WORKERS’ COMPENSATION/HEALTH OVERSIGHT ACTIVITIES:
Your Protected Health Information may be disclosed by us as authorized to comply with Workers’ Compensation laws and other similar legally-established programs.
We may disclose your Protected Health Information to a health oversight agency for activities authorized by law, such as audits, investigations, and inspections. Oversight agencies seeking this information include government agencies that oversee the health care system, government benefit programs, other government regulatory programs and civil rights laws.
LAWSUITS AND DISPUTES:
If you are involved in a lawsuit or a dispute, we may disclose your medical information in response to a court or administrative order. We may also disclose your medical information in response to a subpoena.
CORONERS, MEDICAL EXAMINERS AND FUNERAL DIRECTORS:
We may disclose protected health information to a coroner or medical examiner for identification purposes, determining cause of death or for the coroner or medical examiner to perform other duties authorized by law. We may also disclose protected health information to a funeral director, as authorized by law, in order to permit the funeral director to carry out their duties. We may disclose such information in reasonable anticipation of death.

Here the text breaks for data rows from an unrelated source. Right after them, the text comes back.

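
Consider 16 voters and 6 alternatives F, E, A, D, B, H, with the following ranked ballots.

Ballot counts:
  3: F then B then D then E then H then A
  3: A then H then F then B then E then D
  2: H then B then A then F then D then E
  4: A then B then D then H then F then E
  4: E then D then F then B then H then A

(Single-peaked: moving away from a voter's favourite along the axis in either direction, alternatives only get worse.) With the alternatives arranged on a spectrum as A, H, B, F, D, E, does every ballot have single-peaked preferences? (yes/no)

no

Axis positions: A=1, H=2, B=3, F=4, D=5, E=6.
Cluster 1 (peak F at position 4): ranking walks positions 4-3-5-6-2-1, expanding outward from the peak — single-peaked.
Cluster 2: ranking walks positions 1-2-4-3-6-5; F is ranked above B even though B lies between F and the peak A on the axis — preferences dip and rise again. Not single-peaked.
Cluster 3 (peak H at position 2): ranking walks positions 2-3-1-4-5-6, expanding outward from the peak — single-peaked.
Cluster 4: ranking walks positions 1-3-5-2-4-6; B is ranked above H even though H lies between B and the peak A on the axis — preferences dip and rise again. Not single-peaked.
Cluster 5 (peak E at position 6): ranking walks positions 6-5-4-3-2-1, expanding outward from the peak — single-peaked.
Cluster 2 violates single-peakedness, so the profile is not single-peaked on this axis.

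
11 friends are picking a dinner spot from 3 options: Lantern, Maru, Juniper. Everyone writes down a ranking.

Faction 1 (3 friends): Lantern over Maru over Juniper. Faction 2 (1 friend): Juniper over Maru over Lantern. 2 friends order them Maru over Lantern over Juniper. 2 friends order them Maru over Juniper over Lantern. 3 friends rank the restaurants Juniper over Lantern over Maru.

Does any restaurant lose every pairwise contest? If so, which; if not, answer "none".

Pairwise majorities:
Lantern vs Maru: Lantern, 6–5.
Lantern vs Juniper: 5 to 6, Juniper.
Maru vs Juniper: Maru wins 7–4.
Every restaurant wins at least one matchup (Lantern beats Maru; Maru beats Juniper; Juniper beats Lantern), so there is no Condorcet loser.

none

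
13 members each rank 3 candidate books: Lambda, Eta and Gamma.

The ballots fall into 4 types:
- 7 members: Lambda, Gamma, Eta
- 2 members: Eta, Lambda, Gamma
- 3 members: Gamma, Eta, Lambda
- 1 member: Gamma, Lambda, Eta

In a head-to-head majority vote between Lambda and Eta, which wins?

Lambda

Ballots ranking Lambda above Eta: 7 + 1 = 8.
Ballots ranking Eta above Lambda: 13 − 8 = 5.
Lambda wins the head-to-head 8–5.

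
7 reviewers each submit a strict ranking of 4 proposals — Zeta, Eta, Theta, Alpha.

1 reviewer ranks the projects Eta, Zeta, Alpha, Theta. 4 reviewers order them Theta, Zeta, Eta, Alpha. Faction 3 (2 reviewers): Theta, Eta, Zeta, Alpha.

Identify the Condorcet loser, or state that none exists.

Head-to-head results (7 reviewers):
Zeta vs Eta: Zeta is ranked higher on 4 ballots, Eta on 3. Zeta wins 4–3.
Zeta vs Theta: Theta, 6–1.
Zeta vs Alpha: 7 to 0, Zeta.
Eta vs Theta: 1 to 6, Theta.
Eta vs Alpha: Eta wins 7–0.
Theta–Alpha: Theta 6–1.
Alpha loses to every other project — it is the Condorcet loser.

Alpha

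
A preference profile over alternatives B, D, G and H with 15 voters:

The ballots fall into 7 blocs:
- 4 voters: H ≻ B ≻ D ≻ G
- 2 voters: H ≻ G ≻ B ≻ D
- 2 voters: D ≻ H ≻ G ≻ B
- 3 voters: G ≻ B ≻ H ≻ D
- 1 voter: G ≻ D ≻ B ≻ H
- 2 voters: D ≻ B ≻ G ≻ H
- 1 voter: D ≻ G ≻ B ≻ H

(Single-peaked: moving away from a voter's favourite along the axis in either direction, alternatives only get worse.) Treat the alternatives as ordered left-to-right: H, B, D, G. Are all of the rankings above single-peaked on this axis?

no

Axis positions: H=1, B=2, D=3, G=4.
Bloc 1 (peak H at position 1): ranking walks positions 1-2-3-4, expanding outward from the peak — single-peaked.
Bloc 2: ranking walks positions 1-4-2-3; G is ranked above B even though B lies between G and the peak H on the axis — preferences dip and rise again. Not single-peaked.
Bloc 3: ranking walks positions 3-1-4-2; H is ranked above B even though B lies between H and the peak D on the axis — preferences dip and rise again. Not single-peaked.
Bloc 4: ranking walks positions 4-2-1-3; B is ranked above D even though D lies between B and the peak G on the axis — preferences dip and rise again. Not single-peaked.
Bloc 5 (peak G at position 4): ranking walks positions 4-3-2-1, expanding outward from the peak — single-peaked.
Bloc 6 (peak D at position 3): ranking walks positions 3-2-4-1, expanding outward from the peak — single-peaked.
Bloc 7 (peak D at position 3): ranking walks positions 3-4-2-1, expanding outward from the peak — single-peaked.
Bloc 2 violates single-peakedness, so the profile is not single-peaked on this axis.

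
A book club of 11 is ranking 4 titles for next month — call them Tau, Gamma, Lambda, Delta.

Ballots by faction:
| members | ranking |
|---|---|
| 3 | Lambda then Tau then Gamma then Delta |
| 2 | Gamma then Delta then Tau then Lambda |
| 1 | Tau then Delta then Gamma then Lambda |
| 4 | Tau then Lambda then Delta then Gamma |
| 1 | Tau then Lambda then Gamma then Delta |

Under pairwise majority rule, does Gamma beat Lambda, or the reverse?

Lambda

Ballots ranking Gamma above Lambda: 2 + 1 = 3.
Ballots ranking Lambda above Gamma: 11 − 3 = 8.
Lambda wins the head-to-head 8–3.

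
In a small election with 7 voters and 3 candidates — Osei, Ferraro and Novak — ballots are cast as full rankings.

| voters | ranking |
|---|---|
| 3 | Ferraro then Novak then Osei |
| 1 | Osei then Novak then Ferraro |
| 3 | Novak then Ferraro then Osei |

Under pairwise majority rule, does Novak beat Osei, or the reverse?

Ballots ranking Novak above Osei: 3 + 3 = 6.
Ballots ranking Osei above Novak: 7 − 6 = 1.
Novak wins the head-to-head 6–1.

Novak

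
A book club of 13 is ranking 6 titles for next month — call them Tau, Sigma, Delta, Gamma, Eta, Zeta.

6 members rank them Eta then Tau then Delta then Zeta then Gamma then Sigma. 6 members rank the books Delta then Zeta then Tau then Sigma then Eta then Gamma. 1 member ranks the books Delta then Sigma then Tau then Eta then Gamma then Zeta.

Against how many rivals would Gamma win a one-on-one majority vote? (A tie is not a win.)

Gamma against each rival (13 members):
Gamma vs Tau: 0 for Gamma, 13 for Tau — Tau by 13–0.
Gamma vs Sigma: Sigma, 7–6.
Gamma vs Delta: Gamma preferred on 0 ballots; Delta wins 13–0.
Gamma vs Eta: Gamma preferred on 0 ballots; Eta wins 13–0.
Gamma–Zeta: Zeta 12–1.
Gamma beats no one; loses to Tau, Sigma, Delta, Eta, Zeta — 0 pairwise wins.

0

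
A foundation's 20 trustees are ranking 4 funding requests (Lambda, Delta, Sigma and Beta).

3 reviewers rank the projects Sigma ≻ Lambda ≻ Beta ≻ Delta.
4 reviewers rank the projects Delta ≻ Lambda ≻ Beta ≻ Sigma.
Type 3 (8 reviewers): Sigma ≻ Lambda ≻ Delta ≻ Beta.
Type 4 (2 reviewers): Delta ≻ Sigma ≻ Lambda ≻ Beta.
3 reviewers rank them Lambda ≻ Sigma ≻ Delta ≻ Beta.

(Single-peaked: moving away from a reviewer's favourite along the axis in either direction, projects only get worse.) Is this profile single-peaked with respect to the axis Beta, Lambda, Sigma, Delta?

no

Axis positions: Beta=1, Lambda=2, Sigma=3, Delta=4.
Type 1 (peak Sigma at position 3): ranking walks positions 3-2-1-4, expanding outward from the peak — single-peaked.
Type 2: ranking walks positions 4-2-1-3; Lambda is ranked above Sigma even though Sigma lies between Lambda and the peak Delta on the axis — preferences dip and rise again. Not single-peaked.
Type 3 (peak Sigma at position 3): ranking walks positions 3-2-4-1, expanding outward from the peak — single-peaked.
Type 4 (peak Delta at position 4): ranking walks positions 4-3-2-1, expanding outward from the peak — single-peaked.
Type 5 (peak Lambda at position 2): ranking walks positions 2-3-4-1, expanding outward from the peak — single-peaked.
Type 2 violates single-peakedness, so the profile is not single-peaked on this axis.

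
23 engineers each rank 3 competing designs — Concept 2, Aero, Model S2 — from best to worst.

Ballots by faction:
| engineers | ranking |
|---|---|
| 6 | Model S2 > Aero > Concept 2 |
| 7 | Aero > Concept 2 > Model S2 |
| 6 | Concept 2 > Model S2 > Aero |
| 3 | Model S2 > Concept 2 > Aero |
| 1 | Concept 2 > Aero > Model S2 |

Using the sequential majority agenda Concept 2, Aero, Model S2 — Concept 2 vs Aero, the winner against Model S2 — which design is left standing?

Model S2

Round 1: Concept 2 vs Aero — 10–13, Aero advances.
Round 2: Aero vs Model S2 — 8–15, Model S2 advances.
Model S2 survives the agenda.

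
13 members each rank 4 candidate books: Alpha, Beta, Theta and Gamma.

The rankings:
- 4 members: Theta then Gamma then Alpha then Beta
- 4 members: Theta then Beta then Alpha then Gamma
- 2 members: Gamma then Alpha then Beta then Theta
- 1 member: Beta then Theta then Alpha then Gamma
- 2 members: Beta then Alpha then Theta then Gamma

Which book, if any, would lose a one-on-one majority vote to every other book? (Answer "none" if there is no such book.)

Pairwise majorities:
Alpha vs Beta: 6 to 7, Beta.
Alpha vs Theta: Alpha preferred on 2+2 = 4 ballots; Theta wins 9–4.
Alpha vs Gamma: Alpha wins 7–6.
Beta vs Theta: Theta wins 8–5.
Beta vs Gamma: Beta is ranked higher on 4+1+2 = 7 ballots, Gamma on 6. Beta wins 7–6.
Theta vs Gamma: Theta preferred on 4+4+1+2 = 11 ballots; Theta wins 11–2.
Gamma loses to every other book — it is the Condorcet loser.

Gamma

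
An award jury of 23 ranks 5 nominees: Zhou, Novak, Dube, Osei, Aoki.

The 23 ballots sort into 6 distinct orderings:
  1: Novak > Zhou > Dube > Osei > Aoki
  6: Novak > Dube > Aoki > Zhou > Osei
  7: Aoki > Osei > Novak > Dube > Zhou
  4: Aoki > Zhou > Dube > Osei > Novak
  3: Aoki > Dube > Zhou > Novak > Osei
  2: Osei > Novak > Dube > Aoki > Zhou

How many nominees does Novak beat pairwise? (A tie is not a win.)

2

Novak against each rival (23 jurors):
Novak–Zhou: Novak 16–7.
Novak–Dube: Novak 16–7.
Novak vs Osei: Osei wins 13–10.
Novak vs Aoki: Novak preferred on 1+6+2 = 9 ballots; Aoki wins 14–9.
Novak beats Zhou, Dube; loses to Osei, Aoki — 2 pairwise wins.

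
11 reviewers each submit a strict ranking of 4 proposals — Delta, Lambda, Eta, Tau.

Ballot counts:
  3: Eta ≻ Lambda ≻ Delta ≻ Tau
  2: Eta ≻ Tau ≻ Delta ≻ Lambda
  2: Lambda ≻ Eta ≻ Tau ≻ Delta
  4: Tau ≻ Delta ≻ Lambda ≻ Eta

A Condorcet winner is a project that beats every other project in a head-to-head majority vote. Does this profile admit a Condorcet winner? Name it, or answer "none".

none

Pairwise majorities:
Delta vs Lambda: Delta is ranked higher on 2+4 = 6 ballots, Lambda on 5. Delta wins 6–5.
Delta vs Eta: 4 for Delta, 7 for Eta — Eta by 7–4.
Delta vs Tau: 3 to 8, Tau.
Lambda vs Eta: Lambda is ranked higher on 2+4 = 6 ballots, Eta on 5. Lambda wins 6–5.
Lambda vs Tau: Lambda is ranked higher on 3+2 = 5 ballots, Tau on 6. Tau wins 6–5.
Eta vs Tau: Eta is ranked higher on 3+2+2 = 7 ballots, Tau on 4. Eta wins 7–4.
Each project drops at least one matchup (Delta loses to Eta; Lambda loses to Delta; Eta loses to Lambda; Tau loses to Eta); the cycle Delta > Lambda > Eta > Delta rules out a Condorcet winner.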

OTHER USES AND DISCLOSURES OF HEALTH INFORMATION:
We will not use or disclose your Protected Health Information for any purpose other than those identified in the previous sections without your specific, written Authorization. If you give us Authorization to use or disclose health information about you, you may revoke that Authorization in writing at any time. If you revoke the Authorization, we will no longer use or disclose information about you for the reasons covered by your written Authorization, but we cannot take back any uses or disclosures already made with your permission. We cannot release you’re your Psychotherapy Notes without a special signed, written authorization (different than the Authorization mentioned above) from you. In order to disclose these types of records for purposes of treatment, payment or health care operations, we will have to have a special written authorization that complies with the law.
FOOD AND DRUG ADMINISTRATION (FDA)
We may disclose to the FDA health information relative to adverse events with respect to food, supplements, product and product defects, or post marketing surveillance information to enable product recalls, repairs, or replacement.
Should you be an inmate of a correctional institution, we may disclose to the institution or agents thereof health information necessary for your health and the health and safety of other individuals.
This notice was published and becomes effective on March 12, 2021.